1428 Monday 7 January 2019
As we touched on last Friday, the next couple of weeks will be crunch time for the UK High St. as supermarkets and retailers announce their Christmas sales statements. For Morrisons, they will be aiming to hold on to fourth place, but they will be facing stiff competition.
This morning, German supermarket chain Aldi announced that its UK arm had increased sales by 10% during December almost hitting the £1bn mark. Aldi currently sit in fifth place on the supermarket charts, but these new sales figures may change their placing. The German chain has doubled their market share since 2010 by utilising aggressive expansion and Brexit fears have also played into their hands as families become more budget conscious.

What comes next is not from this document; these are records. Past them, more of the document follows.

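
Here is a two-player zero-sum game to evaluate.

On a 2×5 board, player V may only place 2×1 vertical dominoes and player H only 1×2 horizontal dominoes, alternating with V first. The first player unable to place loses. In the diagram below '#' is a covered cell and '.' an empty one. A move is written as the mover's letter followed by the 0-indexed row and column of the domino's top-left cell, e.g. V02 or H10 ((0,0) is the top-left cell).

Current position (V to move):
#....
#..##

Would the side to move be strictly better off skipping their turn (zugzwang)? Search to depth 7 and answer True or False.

zugzwang(#..../#..##, V) = False

ply 1, V at #..../#..## | V01=-1→##.../##.##; V02=+1→#.#../#.###*
ply 2, H at #.#../#.### | H03=-1→#.###/#.###*
ply 3, V at #.###/#.### | V01=+1→#####/#####*
ply 4: #####/##### is terminal -1 (H); from #..../#..## depth 7
if V skipped the turn, H would face:
~ ply 1, H at #..../#..## | H01=+1→###../#..##*; H02=-1→#.##./#..##; H03=-1→#..##/#..##; H11=+1→#..../#####
~ ply 2: ###../#..## is terminal -1 (V); from #..../#..## depth 7
compare (V): move=+1 vs pass=-1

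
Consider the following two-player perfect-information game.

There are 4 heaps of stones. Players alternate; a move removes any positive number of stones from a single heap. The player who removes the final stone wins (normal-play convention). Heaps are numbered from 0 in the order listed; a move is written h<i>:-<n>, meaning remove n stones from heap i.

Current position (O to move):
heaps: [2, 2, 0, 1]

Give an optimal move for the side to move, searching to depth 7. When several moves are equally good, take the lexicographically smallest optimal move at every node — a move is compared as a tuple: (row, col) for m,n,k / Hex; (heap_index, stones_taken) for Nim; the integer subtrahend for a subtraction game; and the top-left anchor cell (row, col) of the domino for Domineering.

p1 O@[(2,2,0,1)]: h0:-1[(1,2,0,1)]-1 h0:-2[(0,2,0,1)]-1 h1:-1[(2,1,0,1)]-1 h1:-2[(2,0,0,1)]-1 h3:-1[(2,2,0,0)]+1*
p2 X@[(2,2,0,0)]: h0:-1[(1,2,0,0)]-1* h0:-2[(0,2,0,0)]-1 h1:-1[(2,1,0,0)]-1 h1:-2[(2,0,0,0)]-1
p3 O@[(1,2,0,0)]: h0:-1[(0,2,0,0)]-1 h1:-1[(1,1,0,0)]+1* h1:-2[(1,0,0,0)]-1
p4 X@[(1,1,0,0)]: h0:-1[(0,1,0,0)]-1* h1:-1[(1,0,0,0)]-1
p5 O@[(0,1,0,0)]: h1:-1[(0,0,0,0)]+1*
p6 X@[(0,0,0,0)] terminal -1; root [(2,2,0,1)] d7

O's best at [(2,2,0,1)]: h3:-1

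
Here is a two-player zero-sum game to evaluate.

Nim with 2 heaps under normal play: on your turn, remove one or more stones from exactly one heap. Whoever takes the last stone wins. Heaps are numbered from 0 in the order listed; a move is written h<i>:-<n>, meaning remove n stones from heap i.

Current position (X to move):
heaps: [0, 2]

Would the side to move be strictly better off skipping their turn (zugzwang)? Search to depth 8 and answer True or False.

[(0,2)] X move#1: h1:-1:-1/(0,1), h1:-2:+1/(0,0)*
[(0,0)] end (terminal -1, O#2); searched (0,2) to 8
if X skipped the turn, O would face:
~ [(0,2)] O move#1: h1:-1:-1/(0,1), h1:-2:+1/(0,0)*
~ [(0,0)] end (terminal -1, X#2); searched (0,2) to 8
compare (X): move=+1 vs pass=-1

zugzwang((0,2), X) = False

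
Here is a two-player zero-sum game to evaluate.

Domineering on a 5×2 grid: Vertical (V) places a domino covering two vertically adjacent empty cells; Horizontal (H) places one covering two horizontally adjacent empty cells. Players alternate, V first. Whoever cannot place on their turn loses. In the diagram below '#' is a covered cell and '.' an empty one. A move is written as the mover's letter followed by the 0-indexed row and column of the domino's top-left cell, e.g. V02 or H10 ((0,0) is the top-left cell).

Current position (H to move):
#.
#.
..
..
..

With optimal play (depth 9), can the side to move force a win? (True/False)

H winning at [#./#./../../..]: True

p1 H@[#./#./../../..]: H20[#./#./##/../..]-1 H30[#./#./../##/..]+1* H40[#./#./../../##]-1
p2 V@[#./#./../##/..]: V01[##/##/../##/..]-1* V11[#./##/.#/##/..]-1
p3 H@[##/##/../##/..]: H20[##/##/##/##/..]+1* H40[##/##/../##/##]+1
p4 V@[##/##/##/##/..] terminal -1; root [#./#./../../..] d9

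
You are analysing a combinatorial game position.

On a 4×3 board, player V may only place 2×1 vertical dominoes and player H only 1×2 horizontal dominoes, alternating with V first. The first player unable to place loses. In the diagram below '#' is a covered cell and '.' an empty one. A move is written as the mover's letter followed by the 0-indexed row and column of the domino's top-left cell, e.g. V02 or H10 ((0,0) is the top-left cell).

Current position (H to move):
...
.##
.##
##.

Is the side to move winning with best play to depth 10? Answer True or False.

H winning at [.../.##/.##/##.]: False

ply 1, H at .../.##/.##/##. | H00=-1→##./.##/.##/##.*; H01=-1→.##/.##/.##/##.
ply 2, V at ##./.##/.##/##. | V10=+1→##./###/###/##.*
ply 3: ##./###/###/##. is terminal -1 (H); from .../.##/.##/##. depth 10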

There is no doubt that the brass at Morrisons will have gone through Aldi’s figures with a fine tooth comb and came out guns blazing this morning by announcing the price cut of almost 1000 products by an average of 20% and prices will stay slashed for a minimum of three months. But the interesting thing behind the price cut announcement is the timing as Morrisons too are to give a trading update tomorrow. Conventional thinking might suggest that a company would either make this announcement hand in hand with their trading statement or alternatively after taking in the market effect of the statement.

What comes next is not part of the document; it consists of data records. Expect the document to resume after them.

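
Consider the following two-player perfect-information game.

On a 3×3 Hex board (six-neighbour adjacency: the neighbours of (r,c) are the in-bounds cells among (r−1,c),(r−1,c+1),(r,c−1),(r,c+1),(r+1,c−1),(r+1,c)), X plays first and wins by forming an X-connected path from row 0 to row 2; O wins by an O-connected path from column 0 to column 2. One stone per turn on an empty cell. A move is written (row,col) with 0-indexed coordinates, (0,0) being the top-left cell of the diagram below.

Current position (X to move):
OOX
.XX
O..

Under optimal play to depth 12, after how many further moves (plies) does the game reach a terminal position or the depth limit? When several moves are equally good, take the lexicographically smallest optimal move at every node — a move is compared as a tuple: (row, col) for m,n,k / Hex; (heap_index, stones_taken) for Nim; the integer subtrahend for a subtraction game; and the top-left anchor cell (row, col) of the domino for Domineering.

ply 1, X at OOX/.XX/O.. | (1,0)=+1→OOX/XXX/O..*; (2,1)=+1→OOX/.XX/OX.; (2,2)=+1→OOX/.XX/O.X
ply 2, O at OOX/XXX/O.. | (2,1)=-1→OOX/XXX/OO.*; (2,2)=-1→OOX/XXX/O.O
ply 3, X at OOX/XXX/OO. | (2,2)=+1→OOX/XXX/OOX*
ply 4: OOX/XXX/OOX is terminal -1 (O); from OOX/.XX/O.. depth 12

PV length from [OOX/.XX/O..]: 3 plies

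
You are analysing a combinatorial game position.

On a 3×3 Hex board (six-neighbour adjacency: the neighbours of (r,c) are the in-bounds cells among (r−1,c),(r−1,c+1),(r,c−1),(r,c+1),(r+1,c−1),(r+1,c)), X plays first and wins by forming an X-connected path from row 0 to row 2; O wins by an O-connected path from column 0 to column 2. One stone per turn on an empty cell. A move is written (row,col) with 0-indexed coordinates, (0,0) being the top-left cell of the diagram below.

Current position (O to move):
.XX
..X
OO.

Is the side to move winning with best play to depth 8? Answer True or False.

O winning at [.XX/..X/OO.]: True

ply 1, O at .XX/..X/OO. | (0,0)=-1→OXX/..X/OO.; (1,0)=-1→.XX/O.X/OO.; (1,1)=-1→.XX/.OX/OO.; (2,2)=+1→.XX/..X/OOO*
ply 2: .XX/..X/OOO is terminal -1 (X); from .XX/..X/OO. depth 8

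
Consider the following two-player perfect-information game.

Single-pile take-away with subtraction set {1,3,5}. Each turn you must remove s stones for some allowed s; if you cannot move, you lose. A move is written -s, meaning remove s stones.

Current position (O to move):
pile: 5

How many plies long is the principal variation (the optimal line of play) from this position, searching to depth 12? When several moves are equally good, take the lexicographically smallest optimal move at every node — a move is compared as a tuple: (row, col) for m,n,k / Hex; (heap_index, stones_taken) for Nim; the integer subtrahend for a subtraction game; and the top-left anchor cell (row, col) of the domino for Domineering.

[5] O move#1: -1:+1/4*, -3:+1/2, -5:+1/0
[4] X move#2: -1:-1/3*, -3:-1/1
[3] O move#3: -1:+1/2*, -3:+1/0
[2] X move#4: -1:-1/1*
[1] O move#5: -1:+1/0*
[0] end (terminal -1, X#6); searched 5 to 12

PV length from [5]: 5 plies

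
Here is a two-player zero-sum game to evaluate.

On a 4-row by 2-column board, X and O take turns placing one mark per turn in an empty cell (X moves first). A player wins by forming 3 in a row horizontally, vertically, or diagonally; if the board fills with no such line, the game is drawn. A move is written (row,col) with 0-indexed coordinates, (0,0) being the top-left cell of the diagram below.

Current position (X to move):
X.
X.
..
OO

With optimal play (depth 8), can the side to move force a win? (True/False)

X winning at [X./X./../OO]: True

p1 X@[X./X./../OO]: (0,1)[XX/X./../OO]+0 (1,1)[X./XX/../OO]+0 (2,0)[X./X./X./OO]+1* (2,1)[X./X./.X/OO]+0
p2 O@[X./X./X./OO] terminal -1; root [X./X./../OO] d8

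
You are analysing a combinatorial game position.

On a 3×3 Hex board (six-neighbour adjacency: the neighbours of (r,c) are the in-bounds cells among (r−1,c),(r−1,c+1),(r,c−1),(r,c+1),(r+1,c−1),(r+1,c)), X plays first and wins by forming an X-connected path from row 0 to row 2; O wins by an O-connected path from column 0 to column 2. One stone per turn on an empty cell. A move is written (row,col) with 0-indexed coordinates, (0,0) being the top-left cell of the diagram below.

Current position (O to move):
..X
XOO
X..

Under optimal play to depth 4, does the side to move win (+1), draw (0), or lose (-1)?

value(..X/XOO/X.., O) = -1

p1 O@[..X/XOO/X..]: (0,0)[O.X/XOO/X..]-1* (0,1)[.OX/XOO/X..]-1 (2,1)[..X/XOO/XO.]-1 (2,2)[..X/XOO/X.O]-1
p2 X@[O.X/XOO/X..]: (0,1)[OXX/XOO/X..]+1* (2,1)[O.X/XOO/XX.]-1 (2,2)[O.X/XOO/X.X]-1
p3 O@[OXX/XOO/X..] terminal -1; root [..X/XOO/X..] d4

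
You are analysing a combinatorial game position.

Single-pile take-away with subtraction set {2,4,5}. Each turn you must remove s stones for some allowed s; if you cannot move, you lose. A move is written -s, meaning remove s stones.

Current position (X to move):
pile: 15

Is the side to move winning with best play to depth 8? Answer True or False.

p1 X@[15]: -2[13]-1* -4[11]-1 -5[10]-1
p2 O@[13]: -2[11]-1 -4[9]-1 -5[8]+1*
p3 X@[8]: -2[6]-1* -4[4]-1 -5[3]-1
p4 O@[6]: -2[4]-1 -4[2]-1 -5[1]+1*
p5 X@[1] terminal -1; root [15] d8

X winning at [15]: False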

So what can we read from this?
A) Knowing Aldi were giving their trading statement today, Morrisons’ early announcement might be intended to take some of the gloss off the results?
B) Perhaps tomorrows figures are less than average, or worse. An announcement like todays may allow them to gain a percent or two ahead of any potential drop the a poor trading statement could bring?

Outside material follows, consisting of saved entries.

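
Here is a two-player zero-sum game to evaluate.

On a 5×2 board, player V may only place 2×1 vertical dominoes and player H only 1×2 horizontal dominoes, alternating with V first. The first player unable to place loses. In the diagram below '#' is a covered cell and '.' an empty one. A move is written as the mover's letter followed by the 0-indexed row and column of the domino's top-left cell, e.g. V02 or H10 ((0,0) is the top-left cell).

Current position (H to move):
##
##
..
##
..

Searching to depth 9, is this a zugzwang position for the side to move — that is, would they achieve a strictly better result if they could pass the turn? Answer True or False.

zugzwang(##/##/../##/.., H) = False

[##/##/../##/..] H move#1: H20:+1/##/##/##/##/..*, H40:+1/##/##/../##/##
[##/##/##/##/..] end (terminal -1, V#2); searched ##/##/../##/.. to 9
if H skipped the turn, V would face:
~ [##/##/../##/..] end (terminal -1, V#1); searched ##/##/../##/.. to 9
compare (H): move=+1 vs pass=+1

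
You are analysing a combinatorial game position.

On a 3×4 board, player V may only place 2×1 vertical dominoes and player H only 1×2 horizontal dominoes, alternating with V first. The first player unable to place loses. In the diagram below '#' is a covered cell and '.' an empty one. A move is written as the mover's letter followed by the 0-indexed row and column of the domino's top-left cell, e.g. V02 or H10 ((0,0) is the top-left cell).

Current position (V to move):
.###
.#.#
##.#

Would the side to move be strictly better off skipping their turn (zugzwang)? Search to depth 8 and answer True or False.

zugzwang(.###/.#.#/##.#, V) = False

[.###/.#.#/##.#] V move#1: V00:+1/####/##.#/##.#*, V12:+1/.###/.###/####
[####/##.#/##.#] end (terminal -1, H#2); searched .###/.#.#/##.# to 8
suppose V passes — search the same position with H to move:
pass> [.###/.#.#/##.#] end (terminal -1, H#1); searched .###/.#.#/##.# to 8
for V: play +1, pass +1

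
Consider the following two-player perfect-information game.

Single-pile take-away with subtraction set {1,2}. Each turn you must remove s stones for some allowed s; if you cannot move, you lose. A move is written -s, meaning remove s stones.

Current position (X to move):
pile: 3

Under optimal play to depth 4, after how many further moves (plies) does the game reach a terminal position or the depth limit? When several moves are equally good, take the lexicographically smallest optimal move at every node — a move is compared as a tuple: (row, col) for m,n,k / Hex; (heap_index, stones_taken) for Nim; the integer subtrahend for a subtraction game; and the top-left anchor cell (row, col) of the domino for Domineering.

PV length from [3]: 2 plies

ply 1, X at 3 | -1=-1→2*; -2=-1→1
ply 2, O at 2 | -1=-1→1; -2=+1→0*
ply 3: 0 is terminal -1 (X); from 3 depth 4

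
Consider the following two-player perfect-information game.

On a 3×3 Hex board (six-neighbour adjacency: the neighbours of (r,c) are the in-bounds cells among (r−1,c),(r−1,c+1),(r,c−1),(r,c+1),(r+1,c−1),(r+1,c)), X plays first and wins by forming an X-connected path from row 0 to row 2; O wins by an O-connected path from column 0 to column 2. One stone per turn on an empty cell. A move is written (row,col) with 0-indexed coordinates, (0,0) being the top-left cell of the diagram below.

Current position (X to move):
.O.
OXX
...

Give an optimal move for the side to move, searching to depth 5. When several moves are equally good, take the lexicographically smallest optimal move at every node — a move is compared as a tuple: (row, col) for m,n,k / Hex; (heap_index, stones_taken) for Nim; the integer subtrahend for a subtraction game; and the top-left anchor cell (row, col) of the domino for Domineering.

X's best at [.O./OXX/...]: (0,2)

ply 1, X at .O./OXX/... | (0,0)=-1→XO./OXX/...; (0,2)=+1→.OX/OXX/...*; (2,0)=-1→.O./OXX/X..; (2,1)=-1→.O./OXX/.X.; (2,2)=-1→.O./OXX/..X
ply 2, O at .OX/OXX/... | (0,0)=-1→OOX/OXX/...*; (2,0)=-1→.OX/OXX/O..; (2,1)=-1→.OX/OXX/.O.; (2,2)=-1→.OX/OXX/..O
ply 3, X at OOX/OXX/... | (2,0)=+1→OOX/OXX/X..*; (2,1)=+1→OOX/OXX/.X.; (2,2)=+1→OOX/OXX/..X
ply 4: OOX/OXX/X.. is terminal -1 (O); from .O./OXX/... depth 5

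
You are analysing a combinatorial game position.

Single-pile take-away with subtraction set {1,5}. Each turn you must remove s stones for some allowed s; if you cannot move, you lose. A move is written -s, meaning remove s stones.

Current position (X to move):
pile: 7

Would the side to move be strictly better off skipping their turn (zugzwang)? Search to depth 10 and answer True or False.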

C) Tomorrow’s statement is good and Morrisons want to get a double boost by separating the two?
These are three possibilities floating in the thoughts of investors, but there may well be a fourth, fifth or sixth out there too.
Other than Aldi being hot on their tails, Morrisons also faces danger from all other angles, but they could be turned into their benefit. Rivals Tesco are launched and are now expanding their low-cost brand Jacks that is designed to target the Aldi clientele and the Sainsburys/Asda merger is pending approval from the Competition and Markets Authority, both of which are a threat to Morrisons. However, one of the issues that the CMA had with the merger is that it would freeze other chains out certain areas, therefore some Sainsburys and Asda stores will need to be sold off. Were that to be the case, the size of these stores may be too big for Aldi to take on with their current business plan and Tesco may have their hands full with their new Jacks project to step in. Therefore, it wouldn’t be too farfetched to imagine this could give Morrisons a chance to step in with some great expansion.
With all these theories in mind, tomorrows trading statement from Morrisons will garner much attention from investors.